Brian Jarrard, Halo’s Community Director, sought to explain 343’s side of much of the debate.
He started: “First, I’m going to stress again that I 100% understand and generally agree with the frustrations most are expressing even if I don’t agree with the attacks and ways in which some choose to express those feelings.”
Going on to say that the playlists were chosen to try and innovate Halo and retain certain aspects of the franchise’s formula, he explained that the context in which the game was produced also affected its content.
“As for Slayer itself – we’re still having discussions around feasibility,” Jarrard added. “We would love to have modes and experiences that meet player expectations vs. the backlash situation we’re in today. I don’t believe anyone at 343 thought not having Slayer was a ‘good idea’… The team’s plans for a Slayer playlist, I think, are more robust than what might ‘suffice’ for an interim solution. I love the ideas and some of the variants they’re working on – those all require tuning and most importantly – testing.”

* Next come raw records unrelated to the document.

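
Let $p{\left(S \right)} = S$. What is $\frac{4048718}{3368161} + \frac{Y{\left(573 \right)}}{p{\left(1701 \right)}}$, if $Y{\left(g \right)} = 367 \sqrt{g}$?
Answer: $\frac{4048718}{3368161} + \frac{367 \sqrt{573}}{1701} \approx 6.3667$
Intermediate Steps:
$\frac{4048718}{3368161} + \frac{Y{\left(573 \right)}}{p{\left(1701 \right)}} = \frac{4048718}{3368161} + \frac{367 \sqrt{573}}{1701}$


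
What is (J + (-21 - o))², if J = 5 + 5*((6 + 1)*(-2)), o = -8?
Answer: 6084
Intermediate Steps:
J = -65 (J = 5 + 5*(7*(-2)) = 5 + 5*(-14) = 5 - 70 = -65)
(J + (-21 - o))² = (-65 + (-21 - 1*(-8)))² = (-65 + (-21 + 8))² = (-65 - 13)² = (-78)² = 6084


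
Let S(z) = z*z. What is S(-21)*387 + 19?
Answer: 170686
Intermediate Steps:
S(z) = z²
S(-21)*387 + 19 = (-21)²*387 + 19 = 441*387 + 19 = 170667 + 19 = 170686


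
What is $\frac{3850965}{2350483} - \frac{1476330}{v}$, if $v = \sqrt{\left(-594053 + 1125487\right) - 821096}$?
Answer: $\frac{3850965}{2350483} + \frac{246055 i \sqrt{289662}}{48277} \approx 1.6384 + 2743.1 i$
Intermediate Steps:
$v = i \sqrt{289662}$ ($v = \sqrt{531434 - 821096} = \sqrt{-289662} = i \sqrt{289662} \approx 538.2 i$)
$\frac{3850965}{2350483} - \frac{1476330}{v} = \frac{3850965}{2350483} - \frac{1476330}{i \sqrt{289662}} = 3850965 \cdot \frac{1}{2350483} - 1476330 \left(- \frac{i \sqrt{289662}}{289662}\right) = \frac{3850965}{2350483} + \frac{246055 i \sqrt{289662}}{48277}$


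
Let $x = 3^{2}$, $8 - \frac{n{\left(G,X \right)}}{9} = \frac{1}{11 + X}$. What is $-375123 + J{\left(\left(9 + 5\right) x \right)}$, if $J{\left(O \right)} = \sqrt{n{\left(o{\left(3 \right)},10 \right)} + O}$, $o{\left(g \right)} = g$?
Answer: $-375123 + \frac{\sqrt{9681}}{7} \approx -3.7511 \cdot 10^{5}$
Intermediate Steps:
$n{\left(G,X \right)} = 72 - \frac{9}{11 + X}$
$x = 9$
$J{\left(O \right)} = \sqrt{\frac{501}{7} + O}$ ($J{\left(O \right)} = \sqrt{\frac{9 \left(87 + 8 \cdot 10\right)}{11 + 10} + O} = \sqrt{\frac{9 \left(87 + 80\right)}{21} + O} = \sqrt{9 \cdot \frac{1}{21} \cdot 167 + O} = \sqrt{\frac{501}{7} + O}$)
$-375123 + J{\left(\left(9 + 5\right) x \right)} = -375123 + \frac{\sqrt{3507 + 49 \left(9 + 5\right) 9}}{7} = -375123 + \frac{\sqrt{3507 + 49 \cdot 14 \cdot 9}}{7} = -375123 + \frac{\sqrt{3507 + 49 \cdot 126}}{7} = -375123 + \frac{\sqrt{3507 + 6174}}{7} = -375123 + \frac{\sqrt{9681}}{7}$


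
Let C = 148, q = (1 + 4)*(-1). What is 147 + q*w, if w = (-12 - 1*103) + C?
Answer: -18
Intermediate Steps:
q = -5 (q = 5*(-1) = -5)
w = 33 (w = (-12 - 1*103) + 148 = (-12 - 103) + 148 = -115 + 148 = 33)
147 + q*w = 147 - 5*33 = 147 - 165 = -18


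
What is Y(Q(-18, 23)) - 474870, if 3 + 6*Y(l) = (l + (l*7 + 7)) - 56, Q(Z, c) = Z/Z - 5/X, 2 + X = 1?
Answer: -1424612/3 ≈ -4.7487e+5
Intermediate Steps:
X = -1 (X = -2 + 1 = -1)
Q(Z, c) = 6 (Q(Z, c) = Z/Z - 5/(-1) = 1 - 5*(-1) = 1 + 5 = 6)
Y(l) = -26/3 + 4*l/3 (Y(l) = -½ + ((l + (l*7 + 7)) - 56)/6 = -½ + ((l + (7*l + 7)) - 56)/6 = -½ + ((l + (7 + 7*l)) - 56)/6 = -½ + ((7 + 8*l) - 56)/6 = -½ + (-49 + 8*l)/6 = -½ + (-49/6 + 4*l/3) = -26/3 + 4*l/3)
Y(Q(-18, 23)) - 474870 = (-26/3 + (4/3)*6) - 474870 = (-26/3 + 8) - 474870 = -⅔ - 474870 = -1424612/3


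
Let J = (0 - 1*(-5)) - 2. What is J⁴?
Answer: 81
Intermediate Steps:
J = 3 (J = (0 + 5) - 2 = 5 - 2 = 3)
J⁴ = 3⁴ = 81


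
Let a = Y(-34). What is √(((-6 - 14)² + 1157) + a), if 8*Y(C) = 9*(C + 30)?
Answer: 3*√690/2 ≈ 39.402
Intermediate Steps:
Y(C) = 135/4 + 9*C/8 (Y(C) = (9*(C + 30))/8 = (9*(30 + C))/8 = (270 + 9*C)/8 = 135/4 + 9*C/8)
a = -9/2 (a = 135/4 + (9/8)*(-34) = 135/4 - 153/4 = -9/2 ≈ -4.5000)
√(((-6 - 14)² + 1157) + a) = √(((-6 - 14)² + 1157) - 9/2) = √(((-20)² + 1157) - 9/2) = √((400 + 1157) - 9/2) = √(1557 - 9/2) = √(3105/2) = 3*√690/2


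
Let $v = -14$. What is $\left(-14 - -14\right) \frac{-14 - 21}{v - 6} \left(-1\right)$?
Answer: $0$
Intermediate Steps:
$\left(-14 - -14\right) \frac{-14 - 21}{v - 6} \left(-1\right) = \left(-14 - -14\right) \frac{-14 - 21}{-14 - 6} \left(-1\right) = \left(-14 + 14\right) \left(- \frac{35}{-20}\right) \left(-1\right) = 0 \left(\left(-35\right) \left(- \frac{1}{20}\right)\right) \left(-1\right) = 0 \cdot \frac{7}{4} \left(-1\right) = 0 \left(-1\right) = 0$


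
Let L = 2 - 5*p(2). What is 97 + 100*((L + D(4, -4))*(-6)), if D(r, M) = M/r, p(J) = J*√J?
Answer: -503 + 6000*√2 ≈ 7982.3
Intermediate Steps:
p(J) = J^(3/2)
L = 2 - 10*√2 ≈ -12.142
97 + 100*((L + D(4, -4))*(-6)) = 97 + 100*(((2 - 10*√2) - 4/4)*(-6)) = 97 + 100*(((2 - 10*√2) - 4*¼)*(-6)) = 97 + 100*(((2 - 10*√2) - 1)*(-6)) = 97 + 100*((1 - 10*√2)*(-6)) = 97 + 100*(-6 + 60*√2) = 97 + (-600 + 6000*√2) = -503 + 6000*√2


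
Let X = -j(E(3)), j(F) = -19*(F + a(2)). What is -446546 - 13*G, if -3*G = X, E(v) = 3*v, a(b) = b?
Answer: -1336921/3 ≈ -4.4564e+5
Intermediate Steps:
j(F) = -38 - 19*F (j(F) = -19*(F + 2) = -19*(2 + F) = -38 - 19*F)
X = 209 (X = -(-38 - 57*3) = -(-38 - 19*9) = -(-38 - 171) = -1*(-209) = 209)
G = -209/3 (G = -⅓*209 = -209/3 ≈ -69.667)
-446546 - 13*G = -446546 - 13*(-209)/3 = -446546 - 1*(-2717/3) = -446546 + 2717/3 = -1336921/3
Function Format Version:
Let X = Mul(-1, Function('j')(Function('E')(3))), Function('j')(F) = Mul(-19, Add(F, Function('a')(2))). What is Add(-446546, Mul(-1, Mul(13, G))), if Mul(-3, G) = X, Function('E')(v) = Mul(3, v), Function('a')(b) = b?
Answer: Rational(-1336921, 3) ≈ -4.4564e+5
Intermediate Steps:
Function('j')(F) = Add(-38, Mul(-19, F)) (Function('j')(F) = Mul(-19, Add(F, 2)) = Mul(-19, Add(2, F)) = Add(-38, Mul(-19, F)))
X = 209 (X = Mul(-1, Add(-38, Mul(-19, Mul(3, 3)))) = Mul(-1, Add(-38, Mul(-19, 9))) = Mul(-1, Add(-38, -171)) = Mul(-1, -209) = 209)
G = Rational(-209, 3) (G = Mul(Rational(-1, 3), 209) = Rational(-209, 3) ≈ -69.667)
Add(-446546, Mul(-1, Mul(13, G))) = Add(-446546, Mul(-1, Mul(13, Rational(-209, 3)))) = Add(-446546, Mul(-1, Rational(-2717, 3))) = Add(-446546, Rational(2717, 3)) = Rational(-1336921, 3)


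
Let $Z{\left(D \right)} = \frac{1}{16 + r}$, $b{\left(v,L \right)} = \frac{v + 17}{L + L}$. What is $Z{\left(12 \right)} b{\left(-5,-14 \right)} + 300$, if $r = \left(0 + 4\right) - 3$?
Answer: $\frac{35697}{119} \approx 299.97$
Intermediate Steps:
$b{\left(v,L \right)} = \frac{17 + v}{2 L}$
$r = 1$ ($r = 4 - 3 = 1$)
$Z{\left(D \right)} = \frac{1}{17}$ ($Z{\left(D \right)} = \frac{1}{16 + 1} = \frac{1}{17}$)
$Z{\left(12 \right)} b{\left(-5,-14 \right)} + 300 = \frac{\frac{1}{2} \frac{1}{-14} \left(17 - 5\right)}{17} + 300 = \frac{\frac{1}{2} \left(- \frac{1}{14}\right) 12}{17} + 300 = \frac{1}{17} \left(- \frac{3}{7}\right) + 300 = - \frac{3}{119} + 300 = \frac{35697}{119}$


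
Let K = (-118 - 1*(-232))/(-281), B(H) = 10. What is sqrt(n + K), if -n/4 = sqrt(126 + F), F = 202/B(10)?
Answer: sqrt(-800850 - 1579220*sqrt(3655))/1405 ≈ 6.9836*I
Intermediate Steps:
K = -114/281 (K = (-118 + 232)*(-1/281) = 114*(-1/281) = -114/281 ≈ -0.40569)
F = 101/5 (F = 202/10 = 202*(1/10) = 101/5 ≈ 20.200)
n = -4*sqrt(3655)/5 (n = -4*sqrt(126 + 101/5) = -4*sqrt(3655)/5 ≈ -48.365)
sqrt(n + K) = sqrt(-4*sqrt(3655)/5 - 114/281) = sqrt(-114/281 - 4*sqrt(3655)/5)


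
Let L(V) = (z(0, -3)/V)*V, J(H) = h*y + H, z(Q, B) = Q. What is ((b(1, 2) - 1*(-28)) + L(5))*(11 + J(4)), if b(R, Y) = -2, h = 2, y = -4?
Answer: 182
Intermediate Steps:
J(H) = -8 + H (J(H) = 2*(-4) + H = -8 + H)
L(V) = 0 (L(V) = (0/V)*V = 0*V = 0)
((b(1, 2) - 1*(-28)) + L(5))*(11 + J(4)) = ((-2 - 1*(-28)) + 0)*(11 + (-8 + 4)) = ((-2 + 28) + 0)*(11 - 4) = (26 + 0)*7 = 26*7 = 182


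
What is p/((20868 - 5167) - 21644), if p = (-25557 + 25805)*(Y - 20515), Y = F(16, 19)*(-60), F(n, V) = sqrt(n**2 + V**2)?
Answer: 5087720/5943 + 4960*sqrt(617)/1981 ≈ 918.28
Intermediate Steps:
F(n, V) = sqrt(V**2 + n**2)
Y = -60*sqrt(617) (Y = sqrt(19**2 + 16**2)*(-60) = sqrt(361 + 256)*(-60) = sqrt(617)*(-60) = -60*sqrt(617) ≈ -1490.4)
p = -5087720 - 14880*sqrt(617) (p = (-25557 + 25805)*(-60*sqrt(617) - 20515) = 248*(-20515 - 60*sqrt(617)) = -5087720 - 14880*sqrt(617) ≈ -5.4573e+6)
p/((20868 - 5167) - 21644) = (-5087720 - 14880*sqrt(617))/((20868 - 5167) - 21644) = (-5087720 - 14880*sqrt(617))/(15701 - 21644) = (-5087720 - 14880*sqrt(617))/(-5943) = (-5087720 - 14880*sqrt(617))*(-1/5943) = 5087720/5943 + 4960*sqrt(617)/1981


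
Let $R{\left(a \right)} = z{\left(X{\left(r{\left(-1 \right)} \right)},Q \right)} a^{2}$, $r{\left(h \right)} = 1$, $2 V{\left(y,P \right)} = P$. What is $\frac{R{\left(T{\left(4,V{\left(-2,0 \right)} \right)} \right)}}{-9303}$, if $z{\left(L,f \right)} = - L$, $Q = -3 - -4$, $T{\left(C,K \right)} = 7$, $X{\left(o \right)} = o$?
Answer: $\frac{7}{1329} \approx 0.0052671$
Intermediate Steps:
$V{\left(y,P \right)} = \frac{P}{2}$
$Q = 1$ ($Q = -3 + 4 = 1$)
$R{\left(a \right)} = - a^{2}$ ($R{\left(a \right)} = \left(-1\right) 1 a^{2} = - a^{2}$)
$\frac{R{\left(T{\left(4,V{\left(-2,0 \right)} \right)} \right)}}{-9303} = \frac{\left(-1\right) 7^{2}}{-9303} = \left(-1\right) 49 \left(- \frac{1}{9303}\right) = \left(-49\right) \left(- \frac{1}{9303}\right) = \frac{7}{1329}$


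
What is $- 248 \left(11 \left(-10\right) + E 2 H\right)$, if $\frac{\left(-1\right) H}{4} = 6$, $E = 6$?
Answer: $98704$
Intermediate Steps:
$H = -24$ ($H = \left(-4\right) 6 = -24$)
$- 248 \left(11 \left(-10\right) + E 2 H\right) = - 248 \left(11 \left(-10\right) + 6 \cdot 2 \left(-24\right)\right) = - 248 \left(-110 + 12 \left(-24\right)\right) = - 248 \left(-110 - 288\right) = \left(-248\right) \left(-398\right) = 98704$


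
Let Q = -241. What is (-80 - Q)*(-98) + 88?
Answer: -15690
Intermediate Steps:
(-80 - Q)*(-98) + 88 = (-80 - 1*(-241))*(-98) + 88 = (-80 + 241)*(-98) + 88 = 161*(-98) + 88 = -15778 + 88 = -15690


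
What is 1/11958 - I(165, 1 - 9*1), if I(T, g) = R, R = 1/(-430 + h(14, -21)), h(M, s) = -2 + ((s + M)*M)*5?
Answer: 3220/2756319 ≈ 0.0011682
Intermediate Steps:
h(M, s) = -2 + 5*M*(M + s) (h(M, s) = -2 + ((M + s)*M)*5 = -2 + (M*(M + s))*5 = -2 + 5*M*(M + s))
R = -1/922 (R = 1/(-430 + (-2 + 5*14² + 5*14*(-21))) = 1/(-430 + (-2 + 5*196 - 1470)) = 1/(-430 + (-2 + 980 - 1470)) = 1/(-430 - 492) = 1/(-922) = -1/922 ≈ -0.0010846)
I(T, g) = -1/922
1/11958 - I(165, 1 - 9*1) = 1/11958 - 1*(-1/922) = 1/11958 + 1/922 = 3220/2756319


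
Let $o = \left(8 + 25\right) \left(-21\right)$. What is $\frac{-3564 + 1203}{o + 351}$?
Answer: $\frac{787}{114} \approx 6.9035$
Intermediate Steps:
$o = -693$ ($o = 33 \left(-21\right) = -693$)
$\frac{-3564 + 1203}{o + 351} = \frac{-3564 + 1203}{-693 + 351} = - \frac{2361}{-342} = \left(-2361\right) \left(- \frac{1}{342}\right) = \frac{787}{114}$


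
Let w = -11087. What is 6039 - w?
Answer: 17126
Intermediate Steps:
6039 - w = 6039 - 1*(-11087) = 6039 + 11087 = 17126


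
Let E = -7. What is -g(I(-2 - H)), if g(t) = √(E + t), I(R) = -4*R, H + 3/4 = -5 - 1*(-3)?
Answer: -I*√10 ≈ -3.1623*I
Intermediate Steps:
H = -11/4 (H = -¾ + (-5 - 1*(-3)) = -¾ + (-5 + 3) = -¾ - 2 = -11/4 ≈ -2.7500)
g(t) = √(-7 + t)
-g(I(-2 - H)) = -√(-7 - 4*(-2 - 1*(-11/4))) = -√(-7 - 4*(-2 + 11/4)) = -√(-7 - 4*¾) = -√(-7 - 3) = -√(-10) = -I*√10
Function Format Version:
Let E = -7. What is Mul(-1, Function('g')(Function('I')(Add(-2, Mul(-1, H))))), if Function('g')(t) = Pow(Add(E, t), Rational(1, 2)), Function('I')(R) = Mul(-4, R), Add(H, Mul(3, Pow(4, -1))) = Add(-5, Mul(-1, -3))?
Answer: Mul(-1, I, Pow(10, Rational(1, 2))) ≈ Mul(-3.1623, I)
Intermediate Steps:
H = Rational(-11, 4) (H = Add(Rational(-3, 4), Add(-5, Mul(-1, -3))) = Add(Rational(-3, 4), Add(-5, 3)) = Add(Rational(-3, 4), -2) = Rational(-11, 4) ≈ -2.7500)
Function('g')(t) = Pow(Add(-7, t), Rational(1, 2))
Mul(-1, Function('g')(Function('I')(Add(-2, Mul(-1, H))))) = Mul(-1, Pow(Add(-7, Mul(-4, Add(-2, Mul(-1, Rational(-11, 4))))), Rational(1, 2))) = Mul(-1, Pow(Add(-7, Mul(-4, Add(-2, Rational(11, 4)))), Rational(1, 2))) = Mul(-1, Pow(Add(-7, Mul(-4, Rational(3, 4))), Rational(1, 2))) = Mul(-1, Pow(Add(-7, -3), Rational(1, 2))) = Mul(-1, Pow(-10, Rational(1, 2))) = Mul(-1, Mul(I, Pow(10, Rational(1, 2)))) = Mul(-1, I, Pow(10, Rational(1, 2)))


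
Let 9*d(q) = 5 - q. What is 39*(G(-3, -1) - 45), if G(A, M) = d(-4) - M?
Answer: -1677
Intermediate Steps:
d(q) = 5/9 - q/9 (d(q) = (5 - q)/9 = 5/9 - q/9)
G(A, M) = 1 - M (G(A, M) = (5/9 - 1/9*(-4)) - M = (5/9 + 4/9) - M = 1 - M)
39*(G(-3, -1) - 45) = 39*((1 - 1*(-1)) - 45) = 39*((1 + 1) - 45) = 39*(2 - 45) = 39*(-43) = -1677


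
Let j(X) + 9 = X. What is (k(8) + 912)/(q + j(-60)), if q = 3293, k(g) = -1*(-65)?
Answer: 977/3224 ≈ 0.30304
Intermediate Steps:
j(X) = -9 + X
k(g) = 65
(k(8) + 912)/(q + j(-60)) = (65 + 912)/(3293 + (-9 - 60)) = 977/(3293 - 69) = 977/3224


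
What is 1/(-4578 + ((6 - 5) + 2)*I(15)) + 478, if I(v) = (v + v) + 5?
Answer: 2138093/4473 ≈ 478.00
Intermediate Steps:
I(v) = 5 + 2*v (I(v) = 2*v + 5 = 5 + 2*v)
1/(-4578 + ((6 - 5) + 2)*I(15)) + 478 = 1/(-4578 + ((6 - 5) + 2)*(5 + 2*15)) + 478 = 1/(-4578 + (1 + 2)*(5 + 30)) + 478 = 1/(-4578 + 3*35) + 478 = 1/(-4578 + 105) + 478 = 1/(-4473) + 478 = -1/4473 + 478 = 2138093/4473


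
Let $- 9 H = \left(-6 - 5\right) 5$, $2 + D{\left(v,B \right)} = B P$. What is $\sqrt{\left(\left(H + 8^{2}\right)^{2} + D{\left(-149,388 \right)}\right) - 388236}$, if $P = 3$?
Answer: $\frac{i \sqrt{30954833}}{9} \approx 618.19 i$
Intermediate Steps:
$D{\left(v,B \right)} = -2 + 3 B$ ($D{\left(v,B \right)} = -2 + B 3 = -2 + 3 B$)
$H = \frac{55}{9}$ ($H = - \frac{\left(-6 - 5\right) 5}{9} = - \frac{\left(-11\right) 5}{9} = \left(- \frac{1}{9}\right) \left(-55\right) = \frac{55}{9} \approx 6.1111$)
$\sqrt{\left(\left(H + 8^{2}\right)^{2} + D{\left(-149,388 \right)}\right) - 388236} = \sqrt{\left(\left(\frac{55}{9} + 8^{2}\right)^{2} + \left(-2 + 3 \cdot 388\right)\right) - 388236} = \sqrt{\left(\left(\frac{55}{9} + 64\right)^{2} + \left(-2 + 1164\right)\right) - 388236} = \sqrt{\left(\left(\frac{631}{9}\right)^{2} + 1162\right) - 388236} = \sqrt{\left(\frac{398161}{81} + 1162\right) - 388236} = \sqrt{\frac{492283}{81} - 388236} = \sqrt{- \frac{30954833}{81}} = \frac{i \sqrt{30954833}}{9}$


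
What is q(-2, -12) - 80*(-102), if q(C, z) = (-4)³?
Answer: 8096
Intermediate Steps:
q(C, z) = -64
q(-2, -12) - 80*(-102) = -64 - 80*(-102) = -64 + 8160 = 8096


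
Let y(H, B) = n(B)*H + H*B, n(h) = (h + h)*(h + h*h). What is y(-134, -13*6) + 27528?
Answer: 125587404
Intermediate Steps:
n(h) = 2*h*(h + h²) (n(h) = (2*h)*(h + h²) = 2*h*(h + h²))
y(H, B) = B*H + 2*H*B²*(1 + B) (y(H, B) = (2*B²*(1 + B))*H + H*B = 2*H*B²*(1 + B) + B*H = B*H + 2*H*B²*(1 + B))
y(-134, -13*6) + 27528 = -13*6*(-134)*(1 + 2*(-13*6)*(1 - 13*6)) + 27528 = -78*(-134)*(1 + 2*(-78)*(1 - 78)) + 27528 = -78*(-134)*(1 + 2*(-78)*(-77)) + 27528 = -78*(-134)*(1 + 12012) + 27528 = -78*(-134)*12013 + 27528 = 125559876 + 27528 = 125587404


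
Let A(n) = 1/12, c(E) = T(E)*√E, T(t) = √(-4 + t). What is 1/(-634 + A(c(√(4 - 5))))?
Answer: -12/7607 ≈ -0.0015775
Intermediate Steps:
c(E) = √E*√(-4 + E) (c(E) = √(-4 + E)*√E = √E*√(-4 + E))
A(n) = 1/12
1/(-634 + A(c(√(4 - 5)))) = 1/(-634 + 1/12) = 1/(-7607/12) = -12/7607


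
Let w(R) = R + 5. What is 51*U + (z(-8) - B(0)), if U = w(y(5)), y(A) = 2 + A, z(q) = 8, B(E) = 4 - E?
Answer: 616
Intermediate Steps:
w(R) = 5 + R
U = 12 (U = 5 + (2 + 5) = 5 + 7 = 12)
51*U + (z(-8) - B(0)) = 51*12 + (8 - (4 - 1*0)) = 612 + (8 - (4 + 0)) = 612 + (8 - 1*4) = 612 + (8 - 4) = 612 + 4 = 616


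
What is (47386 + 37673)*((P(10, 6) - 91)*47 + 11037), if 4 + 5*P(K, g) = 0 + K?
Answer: 2898980838/5 ≈ 5.7980e+8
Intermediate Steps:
P(K, g) = -⅘ + K/5 (P(K, g) = -⅘ + (0 + K)/5 = -⅘ + K/5)
(47386 + 37673)*((P(10, 6) - 91)*47 + 11037) = (47386 + 37673)*(((-⅘ + (⅕)*10) - 91)*47 + 11037) = 85059*(((-⅘ + 2) - 91)*47 + 11037) = 85059*((6/5 - 91)*47 + 11037) = 85059*(-449/5*47 + 11037) = 85059*(-21103/5 + 11037) = 85059*(34082/5) = 2898980838/5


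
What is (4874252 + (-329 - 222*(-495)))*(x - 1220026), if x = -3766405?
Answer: -24851439641403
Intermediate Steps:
(4874252 + (-329 - 222*(-495)))*(x - 1220026) = (4874252 + (-329 - 222*(-495)))*(-3766405 - 1220026) = (4874252 + (-329 + 109890))*(-4986431) = (4874252 + 109561)*(-4986431) = 4983813*(-4986431) = -24851439641403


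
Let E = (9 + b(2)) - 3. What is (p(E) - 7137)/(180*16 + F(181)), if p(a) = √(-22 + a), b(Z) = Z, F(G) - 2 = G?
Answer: -2379/1021 + I*√14/3063 ≈ -2.3301 + 0.0012216*I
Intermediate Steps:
F(G) = 2 + G
E = 8 (E = (9 + 2) - 3 = 11 - 3 = 8)
(p(E) - 7137)/(180*16 + F(181)) = (√(-22 + 8) - 7137)/(180*16 + (2 + 181)) = (√(-14) - 7137)/(2880 + 183) = (I*√14 - 7137)/3063 = (-7137 + I*√14)*(1/3063) = -2379/1021 + I*√14/3063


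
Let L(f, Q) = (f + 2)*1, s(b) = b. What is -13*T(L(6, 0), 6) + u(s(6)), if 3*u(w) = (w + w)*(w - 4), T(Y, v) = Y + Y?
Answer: -200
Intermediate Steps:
L(f, Q) = 2 + f (L(f, Q) = (2 + f)*1 = 2 + f)
T(Y, v) = 2*Y
u(w) = 2*w*(-4 + w)/3 (u(w) = ((w + w)*(w - 4))/3 = ((2*w)*(-4 + w))/3 = (2*w*(-4 + w))/3 = 2*w*(-4 + w)/3)
-13*T(L(6, 0), 6) + u(s(6)) = -26*(2 + 6) + (⅔)*6*(-4 + 6) = -26*8 + (⅔)*6*2 = -13*16 + 8 = -208 + 8 = -200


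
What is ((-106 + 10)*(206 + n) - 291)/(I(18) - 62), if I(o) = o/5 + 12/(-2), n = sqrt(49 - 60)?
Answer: 100335/322 + 240*I*sqrt(11)/161 ≈ 311.6 + 4.944*I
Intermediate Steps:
n = I*sqrt(11) (n = sqrt(-11) = I*sqrt(11) ≈ 3.3166*I)
I(o) = -6 + o/5 (I(o) = o*(1/5) + 12*(-1/2) = o/5 - 6 = -6 + o/5)
((-106 + 10)*(206 + n) - 291)/(I(18) - 62) = ((-106 + 10)*(206 + I*sqrt(11)) - 291)/((-6 + (1/5)*18) - 62) = (-96*(206 + I*sqrt(11)) - 291)/((-6 + 18/5) - 62) = ((-19776 - 96*I*sqrt(11)) - 291)/(-12/5 - 62) = (-20067 - 96*I*sqrt(11))/(-322/5) = (-20067 - 96*I*sqrt(11))*(-5/322) = 100335/322 + 240*I*sqrt(11)/161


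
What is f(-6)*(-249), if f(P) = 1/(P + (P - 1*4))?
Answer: 249/16 ≈ 15.563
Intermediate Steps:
f(P) = 1/(-4 + 2*P) (f(P) = 1/(P + (P - 4)) = 1/(P + (-4 + P)) = 1/(-4 + 2*P))
f(-6)*(-249) = (1/(2*(-2 - 6)))*(-249) = ((½)/(-8))*(-249) = ((½)*(-⅛))*(-249) = -1/16*(-249) = 249/16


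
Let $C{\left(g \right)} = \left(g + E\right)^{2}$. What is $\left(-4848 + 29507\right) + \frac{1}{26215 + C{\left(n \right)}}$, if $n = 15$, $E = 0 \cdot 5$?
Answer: $\frac{651983961}{26440} \approx 24659.0$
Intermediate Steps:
$E = 0$
$C{\left(g \right)} = g^{2}$ ($C{\left(g \right)} = \left(g + 0\right)^{2} = g^{2}$)
$\left(-4848 + 29507\right) + \frac{1}{26215 + C{\left(n \right)}} = \left(-4848 + 29507\right) + \frac{1}{26215 + 15^{2}} = 24659 + \frac{1}{26215 + 225} = 24659 + \frac{1}{26440} = \frac{651983961}{26440}$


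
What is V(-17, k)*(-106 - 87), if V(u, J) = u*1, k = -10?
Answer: 3281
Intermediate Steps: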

He summarized: “I’m starting to ramble here but the main TLDR is, for what it’s worth, we’re going to do what we can as soon as we can. If things today do not meet your expectations then I’m sorry you’ve been disappointed. I’m confident this game will continue to get better and better and all of these issues are fixable. I also realize that some players are just going to not play anymore – maybe they come back, maybe they don’t. I also know – and want to be very upfront and honest – that the pace at which bigger changes are brought to bear will absolutely not be as fast as many want.”
Many empathized with Jarrard, recognizing how difficult video game production must have been during a global health crisis. Others though, argued that the issues boiled down to fundamentally incorrect decisions on 343’s behalf.
As Jarrard said, Halo still has a long time to develop and improve, and all in the community and 343 will be hoping to see it do so.